After all the laws-of-physics-are-changing hype it must have been anticlimactic for a lot of people to realize what Nicira is doing (although I’ve been telling you that for months). Not surprisingly, there were the usual complaints and twitterbursts:
- It’s just an overlay solution;
- It’s yet another tunneling protocol;
- It doesn’t have end-to-end QoS;
- It’s a simple solution using too-complex technology;
- Why are they playing at the edge instead of solving the whole problem?
All of these complaints have merits ... and I’ve heard them at least three or four times:
- When we started encapsulating SNA in TCP/IP using RSRB and later DLSw;
- When we started replacing voice switches with VoIP and transporting voice over IP networks;
- When we replaced Frame Relay and ATM switches with MPLS/VPN.
Anyhow, we’ve proven time and again in the last 20+ years that the only way to scale a networking solution is to push the complexity to the edge and to decouple edge from the core (in case of virtual networks, decouple them from the physical ones).

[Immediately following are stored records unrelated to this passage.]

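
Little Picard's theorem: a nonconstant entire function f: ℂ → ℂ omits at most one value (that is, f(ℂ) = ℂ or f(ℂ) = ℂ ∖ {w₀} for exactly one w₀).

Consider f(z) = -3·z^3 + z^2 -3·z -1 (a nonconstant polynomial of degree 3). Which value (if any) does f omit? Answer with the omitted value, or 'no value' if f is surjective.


Little Picard bounds the complement of f(ℂ) to at most one point.
For every w ∈ ℂ, the equation p(z) − w = 0 is a nonconstant polynomial in z and hence has at least one root by the fundamental theorem of algebra. So p is surjective onto ℂ, omitting no value.

Omitted value: no value.


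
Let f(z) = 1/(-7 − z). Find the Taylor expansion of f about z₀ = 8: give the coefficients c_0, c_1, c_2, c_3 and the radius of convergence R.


Let w = z − z₀, so z = z₀ + w.
Then -7 − z = -7 − (z₀ + w) = (-7 − z₀) − w = -15 − w.
f(z) = 1/(-15 − w) = (1/(-15)) · 1/(1 − w/(-15)) = Σ_{n≥0} w^n / (-15)^(n+1).
So c_n = 1/(-15)^(n+1):
  c_0 = 1/(-15)^1 = -1/15.
  c_1 = 1/(-15)^2 = 1/225.
  c_2 = 1/(-15)^3 = -1/3375.
  c_3 = 1/(-15)^4 = 1/50625.
The series is valid for |w/d| < 1, i.e. |z − z₀| < |d|.
Radius of convergence: R = |-7 − z₀| = |-15| = 15 (distance from z₀ to the singularity z = -7).

c_0 = -1/15, c_1 = 1/225, c_2 = -1/3375, c_3 = 1/50625; R = 15.


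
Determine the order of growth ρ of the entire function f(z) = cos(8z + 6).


cos(w) is a linear combination of e^{iw} and e^{−iw} (or e^w, e^{−w} in the hyperbolic case), so |cos(w)| ≤ e^{|w|}. With w = 8z + 6, |w| ≤ 8|z| + 6 = 8r + 6 on |z| = r, giving M(r) ≤ e^{8r + 6}, so ρ ≤ 1. On a suitable ray (z = it for sin/cos; z = t for sinh/cosh, t real → ∞), |cos(8z + 6)| grows like e^{8|t|}/2, so ρ ≥ 1. Hence ρ = 1.
Therefore ρ = 1.

Order ρ = 1.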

Assuming one could design the whole protocol stack from scratch, one could do a proper job of eliminating all the redundancies. Given the fact that the only ubiquitous transport we have today is IP, and that you can’t expect the equipment vendors to invest into anything else but Ethernet+IP in the foreseeable future, the only logical conclusion is to use IP as the transport for your virtual networking data ... like any other application is doing these days. It obviously works well enough for Amazon.
You have to use transport over IP if you want the solution to scale ... or a completely revamped layer-2 forwarding paradigm, which is not impossible, merely impractical in a reasonable timeframe ... but of course OpenFlow will bring us there ;)
I’m not saying Nicira’s solution is the right one. I’m not saying GRE or VXLAN or NVGRE or something else is the right tunneling protocol. I’m not saying transporting Ethernet frames in IP tunnels is a good decision – I would prefer to have full IP routing in the hypervisors and transport IP datagrams, not L2 frames, between hypervisor hosts. I’m also not saying IP is the right transport protocol, it’s just the only scalable one we have today.
However, I’m positive that the only way to build scalable virtual networks is to:
- Split hypervisor host addressing (which is visible in the core) from VM addressing (which is only visible to hypervisors);
- Use simple routed core transport which allows the edge (hypervisor) addresses to be aggregated for scalability;
- Remove all VM-related state from the transport core;
- Use proper control plane that will minimize the impact of stupidities we have to deal with if we have to build L2 virtual networks.
But, as always, this is just my personal opinion, and I'm known to be biased toward things that work in reality not in PowerPoint.